Todayis the first of our traditional Simbang Gabi, a nine-day preparation for Christmas, and the organizers of the Paskuhan festivities to have our Paskuhan Mass here at the Q. Pav. because darkness hovers over the heavens.
The Christmas story begins in darkness as well. Not only was it night, but it was also dark for the Israelites as they were suffering as a conquered people. It was a night of confusion as people from all walks of life found themselves in the street to register for a universal taxation. It was a night of frustration and anger as people believed that violence should be the right path to take instead of faith. The first Christmas story was a night of weariness, exasperation, and despair.
Darkness looms over us, too.
Darkness looms when we allow precious lives destroyed by drugs, when we fail to hear the cries of the widows and children of thousands of men and women who were killed because of it, as well as the lament of the loved ones of honest law enforcers who died in their exercise of their duties.
Darkness looms when we fail to fix our criminal justice system and instead take the easier route to punish the law offenders by death, depriving them the opportunity to reform their lives and extinguish from them their sense of hope.
Darkness looms when we fail to tell the stories of the lives of those who generally fought for freedom, [against] the atrocities of martial rule, and allow incontrovertible facts of history replaced by imagined benevolence and illusions of power and grandeur.
Darkness looms when we allow the responsible use of social media to demonize those whose opinions differ from ours, when we share falsehood and lies, instead of ferreting our what is true and spreading what is good and useful.
Darkness looms when we promote the culture of impunity instead of cultivating the sense of accountability, honesty, and integrity in our personal and public lives.
Darkness looms when we ignore the sense of sin and deny our need for God.
But the Christmas story did not end in darkness. The beauty of the Christmas story is that in the midst of darkness, there came light. John the Baptist described the light as a burning and shining lamp, and in the words of the prophet Isaiah, it is the light that dawned on those walking and living in the land of deep darkness.
We all know that when we walk in the midst of darkness, when our lives seem to be an endless night, we need the light. When the world was in darkness, God became man.
This light allowed us not only to see the truth, but it also gave peace. The central message of the Christmas story is the message of peace. The angels announced to the shepherds that peace should reign on the Earth, but this peace is not just being nice to those who are disagreeable, it is not just simply a seccation of hostilities, it is not a balm that soothes the aches of our wounded selves. One author said that this peace broke the silence from God.
It is the peace that descended from the heavens to be with us. It is the peace that entered the world, troubled and divided. Peace is the serenity of the heart that believes that if God is present in our life, in the things that we do, all we be calm, all will be bright.

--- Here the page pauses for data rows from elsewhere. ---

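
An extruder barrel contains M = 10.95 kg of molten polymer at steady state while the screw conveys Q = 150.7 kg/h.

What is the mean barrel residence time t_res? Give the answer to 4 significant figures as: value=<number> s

Q_s = Q / 3600 = 150.7 / 3600 = 0.0418611 kg/s
t_res = M / Q_s = 10.95 / 0.0418611 = 261.579 s

value=261.6 s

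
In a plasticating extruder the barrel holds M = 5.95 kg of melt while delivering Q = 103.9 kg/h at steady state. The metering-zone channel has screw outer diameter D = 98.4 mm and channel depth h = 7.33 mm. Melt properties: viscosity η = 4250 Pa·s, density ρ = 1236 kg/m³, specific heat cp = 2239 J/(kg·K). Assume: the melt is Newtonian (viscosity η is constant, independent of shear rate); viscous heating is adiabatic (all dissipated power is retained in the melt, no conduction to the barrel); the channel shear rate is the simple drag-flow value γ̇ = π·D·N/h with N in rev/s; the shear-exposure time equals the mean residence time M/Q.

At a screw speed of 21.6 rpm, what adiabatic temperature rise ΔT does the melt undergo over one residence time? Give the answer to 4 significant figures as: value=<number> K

Q_s = Q / 3600 = 103.9 / 3600 = 0.0288611 kg/s
t_res = M / Q_s = 5.95 ÷ 0.0288611 = 206.16 s
Convert to SI: D = 0.0984 m, h = 0.00733 m, N = 21.6/60 = 0.36 rev/s
Shear rate: γ̇ = πDN/h = π·0.0984·0.36/0.00733 = 15.1825 s⁻¹
ΔT = η·γ̇²·t_res/(ρ·cp) = [4250 × 15.1825² × 206.16] / [1236 × 2239] = 72.9806 K

value=72.98 K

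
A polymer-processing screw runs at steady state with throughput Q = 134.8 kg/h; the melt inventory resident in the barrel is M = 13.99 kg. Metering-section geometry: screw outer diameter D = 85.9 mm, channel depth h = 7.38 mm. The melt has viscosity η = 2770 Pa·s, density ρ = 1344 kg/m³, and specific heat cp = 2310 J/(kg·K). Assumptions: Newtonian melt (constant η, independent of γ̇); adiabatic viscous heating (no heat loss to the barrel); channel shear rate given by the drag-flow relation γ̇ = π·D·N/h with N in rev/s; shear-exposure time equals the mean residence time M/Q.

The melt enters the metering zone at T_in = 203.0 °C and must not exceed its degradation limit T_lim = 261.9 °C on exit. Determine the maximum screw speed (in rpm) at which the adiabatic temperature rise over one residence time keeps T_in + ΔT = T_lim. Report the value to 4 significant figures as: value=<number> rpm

value=21.81 rpm

Throughput in SI: Q_s = 134.8 kg/h ÷ 3600 s/h = 0.0374444 kg/s
Mean residence time: t_res = M/Q_s = 13.99 kg / 0.0374444 kg/s = 373.62 s
Convert to metres: D = 0.0859 m, h = 0.00738 m
Allowable rise: ΔT_a = T_lim − T_in = 261.9 − 203.0 = 58.9 K
Invert ΔT = ηγ̇²t_res/(ρcp) for γ̇: γ̇_max² = ΔT_a ρ cp / (η t_res) = 58.9·1344·2310 / (2770·373.62) = 176.692 s⁻²
Take the square root: γ̇_max = √(176.692) = 13.2925 s⁻¹
N_max = γ̇_max h / (πD) = 13.2925·0.00738/(π·0.0859) = 0.363514 rev/s → ×60 = 21.8109 rpm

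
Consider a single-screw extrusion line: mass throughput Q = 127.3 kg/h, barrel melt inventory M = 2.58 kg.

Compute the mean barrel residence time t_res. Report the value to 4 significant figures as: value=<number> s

Q_s = Q / 3600 = 127.3 / 3600 = 0.0353611 kg/s
t_res = M / Q_s = 2.58 ÷ 0.0353611 = 72.9615 s

value=72.96 s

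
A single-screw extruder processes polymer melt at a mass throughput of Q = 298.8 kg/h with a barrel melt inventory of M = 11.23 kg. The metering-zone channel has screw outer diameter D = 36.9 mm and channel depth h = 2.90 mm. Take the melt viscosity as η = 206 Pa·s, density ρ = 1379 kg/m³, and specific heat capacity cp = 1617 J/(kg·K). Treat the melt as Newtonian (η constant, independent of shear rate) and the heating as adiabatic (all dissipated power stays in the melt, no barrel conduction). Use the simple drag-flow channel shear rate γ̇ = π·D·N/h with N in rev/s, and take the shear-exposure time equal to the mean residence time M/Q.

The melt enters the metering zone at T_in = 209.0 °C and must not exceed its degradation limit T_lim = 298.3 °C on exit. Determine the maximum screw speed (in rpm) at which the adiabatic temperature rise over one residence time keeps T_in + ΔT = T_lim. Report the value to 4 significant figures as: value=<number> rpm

Q_s = Q / 3600 = 298.8 / 3600 = 0.083 kg/s
t_res = M / Q_s = 11.23 ÷ 0.083 = 135.301 s
D = 36.9 mm = 0.0369 m;  h = 2.90 mm = 0.0029 m
ΔT_a = T_lim − T_in = 298.3 − 209.0 = 89.3 K
Invert ΔT = ηγ̇²t_res/(ρcp) for γ̇: γ̇_max² = ΔT_a ρ cp / (η t_res) = 89.3·1379·1617 / (206·135.301) = 7144.25 s⁻²
γ̇_max = sqrt(7144.25) = 84.5237 s⁻¹
N_max = γ̇_max·h / (π·D) = 84.5237 · 0.0029 / (π · 0.0369) = 2.11446 rev/s = 126.868 rpm

value=126.9 rpm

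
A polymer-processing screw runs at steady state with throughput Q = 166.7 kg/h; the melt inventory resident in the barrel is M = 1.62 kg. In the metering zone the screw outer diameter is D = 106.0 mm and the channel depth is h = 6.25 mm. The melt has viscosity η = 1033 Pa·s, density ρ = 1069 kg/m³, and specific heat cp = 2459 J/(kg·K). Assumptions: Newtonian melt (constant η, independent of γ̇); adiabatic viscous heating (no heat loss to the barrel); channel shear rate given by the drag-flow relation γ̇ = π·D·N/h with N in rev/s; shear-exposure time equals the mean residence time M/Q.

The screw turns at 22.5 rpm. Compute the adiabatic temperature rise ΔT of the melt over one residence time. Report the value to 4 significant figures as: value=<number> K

value=5.489 K

Throughput in SI: Q_s = 166.7 kg/h ÷ 3600 s/h = 0.0463056 kg/s
t_res = M / Q_s = 1.62 ÷ 0.0463056 = 34.985 s
Geometry in metres: D = 106.0 mm → 0.106 m, h = 6.25 mm → 0.00625 m; screw speed N = 22.5 rpm = 0.375 rev/s
γ̇ = π·D·N / h = π · 0.106 · 0.375 / 0.00625 = 19.9805 s⁻¹
ΔT = η·γ̇²·t_res/(ρ·cp) = [1033 × 19.9805² × 34.985] / [1069 × 2459] = 5.48858 K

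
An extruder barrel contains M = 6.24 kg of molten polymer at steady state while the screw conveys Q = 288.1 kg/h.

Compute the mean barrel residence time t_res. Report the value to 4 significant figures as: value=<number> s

value=77.97 s

Convert throughput: Q = 288.1 kg/h = 288.1/3600 = 0.0800278 kg/s
Mean residence time: t_res = M/Q_s = 6.24 kg / 0.0800278 kg/s = 77.9729 s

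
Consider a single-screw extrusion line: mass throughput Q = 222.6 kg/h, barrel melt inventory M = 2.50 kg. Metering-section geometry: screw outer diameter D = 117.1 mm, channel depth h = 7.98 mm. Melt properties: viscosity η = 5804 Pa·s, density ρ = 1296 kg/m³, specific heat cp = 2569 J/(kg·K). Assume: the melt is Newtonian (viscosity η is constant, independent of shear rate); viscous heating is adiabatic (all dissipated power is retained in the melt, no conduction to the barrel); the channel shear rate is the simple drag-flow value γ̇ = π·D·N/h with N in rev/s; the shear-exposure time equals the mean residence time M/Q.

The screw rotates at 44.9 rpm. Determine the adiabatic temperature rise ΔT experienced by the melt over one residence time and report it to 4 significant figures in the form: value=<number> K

Convert throughput: Q = 222.6 kg/h = 222.6/3600 = 0.0618333 kg/s
t_res = M / Q_s = 2.50 ÷ 0.0618333 = 40.4313 s
D = 117.1 mm = 0.1171 m;  h = 7.98 mm = 0.00798 m;  N = 44.9 rpm / 60 = 0.748333 rev/s
Shear rate: γ̇ = πDN/h = π·0.1171·0.748333/0.00798 = 34.4984 s⁻¹
ΔT = η·γ̇²·t_res/(ρ·cp) = [5804 × 34.4984² × 40.4313] / [1296 × 2569] = 83.8829 K

value=83.88 K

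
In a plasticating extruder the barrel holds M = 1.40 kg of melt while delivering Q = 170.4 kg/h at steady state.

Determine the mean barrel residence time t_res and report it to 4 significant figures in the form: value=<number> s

Q_s = Q / 3600 = 170.4 / 3600 = 0.0473333 kg/s
t_res = M / Q_s = 1.40 ÷ 0.0473333 = 29.5775 s

value=29.58 s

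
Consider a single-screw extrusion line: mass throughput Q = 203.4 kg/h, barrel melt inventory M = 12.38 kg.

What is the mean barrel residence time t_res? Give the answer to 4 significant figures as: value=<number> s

Q_s = Q / 3600 = 203.4 / 3600 = 0.0565 kg/s
Mean residence time: t_res = M/Q_s = 12.38 kg / 0.0565 kg/s = 219.115 s

value=219.1 s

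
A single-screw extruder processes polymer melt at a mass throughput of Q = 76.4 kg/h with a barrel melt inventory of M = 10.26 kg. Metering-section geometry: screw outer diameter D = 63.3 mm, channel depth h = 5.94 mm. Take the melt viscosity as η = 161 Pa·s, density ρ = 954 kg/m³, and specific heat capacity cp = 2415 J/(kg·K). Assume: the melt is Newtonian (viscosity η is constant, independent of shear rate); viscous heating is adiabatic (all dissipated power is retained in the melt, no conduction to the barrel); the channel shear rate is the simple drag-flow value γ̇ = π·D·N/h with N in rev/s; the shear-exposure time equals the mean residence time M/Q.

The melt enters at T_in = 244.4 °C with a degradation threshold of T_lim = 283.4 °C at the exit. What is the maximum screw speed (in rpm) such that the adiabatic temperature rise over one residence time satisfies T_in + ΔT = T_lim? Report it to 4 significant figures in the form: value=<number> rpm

Convert throughput: Q = 76.4 kg/h = 76.4/3600 = 0.0212222 kg/s
t_res = M / Q_s = 10.26 / 0.0212222 = 483.455 s
Geometry in SI: D = 63.3 mm → 0.0633 m, h = 5.94 mm → 0.00594 m
ΔT_a = T_lim − T_in = 283.4 − 244.4 = 39 K
γ̇_max² = ΔT_a·ρ·cp/(η·t_res) = 39·954·2415/(161·483.455) = 1154.38 s⁻²
Take the square root: γ̇_max = √(1154.38) = 33.9761 s⁻¹
Solve γ̇ = πDN/h for N: N_max = γ̇_max·h/(π·D) = 33.9761 × 0.00594 / (π × 0.0633) = 1.01486 rev/s = 60.8917 rpm

value=60.89 rpm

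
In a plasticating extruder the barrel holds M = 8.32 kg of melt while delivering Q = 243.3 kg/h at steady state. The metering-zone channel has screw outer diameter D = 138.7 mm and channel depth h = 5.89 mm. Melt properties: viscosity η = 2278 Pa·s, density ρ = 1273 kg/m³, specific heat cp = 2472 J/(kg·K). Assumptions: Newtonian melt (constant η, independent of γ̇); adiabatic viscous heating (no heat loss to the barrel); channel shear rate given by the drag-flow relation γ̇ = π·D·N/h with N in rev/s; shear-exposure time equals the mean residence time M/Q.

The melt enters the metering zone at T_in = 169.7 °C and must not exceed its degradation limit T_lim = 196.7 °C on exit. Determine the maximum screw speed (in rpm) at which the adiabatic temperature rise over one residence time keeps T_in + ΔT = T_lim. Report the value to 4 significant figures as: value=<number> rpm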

My dear Thomasians, as we go home and spend Christmas with our families, friends, and loved ones, I hope you share this sense of peace, peace that can only be with us if we remain proclaiming, celebrating and serving the Gospel of Life in every situation, peace that can only be with us if we learn to share the sorrows, the sense of loss and anguish of the victims of violence and support them in their search for justice. Peace can only be with us if only we continue narrating the stories of those who struggled for freedom and peace, freedom and democracy, so that it would never be stolen from us. Peace that can only be with us if we persist in searching for the common good instead of promoting our narrow and vested interests. Peace that can only be with us, if in our quest for truth, we learn to listen to other words even if these voices are different from ours.
Allow me to rephrase the words of the late Archbishop William Temple, who once said, “Christmas celebration should not be a withdrawal from the stress and sorrow of life. Christ was born in the real world, in a city where there was no room for Him, and into a country where Herod, the murderer of innocents, was the King.” He siad that Christ came to us not to shield us from the darkness and harshness of the world, but to give us the courage to bear it. not to protect us from the conflicts of life, but to give us peace, the peace by which we could steadfastly and calmly face the troubles of this life and bring to the troubled and torn and fractured world the healing that it so desires.
My dear Thomasians, I wish you peace. I wish you joy. Merry Christmas and a peaceful new year.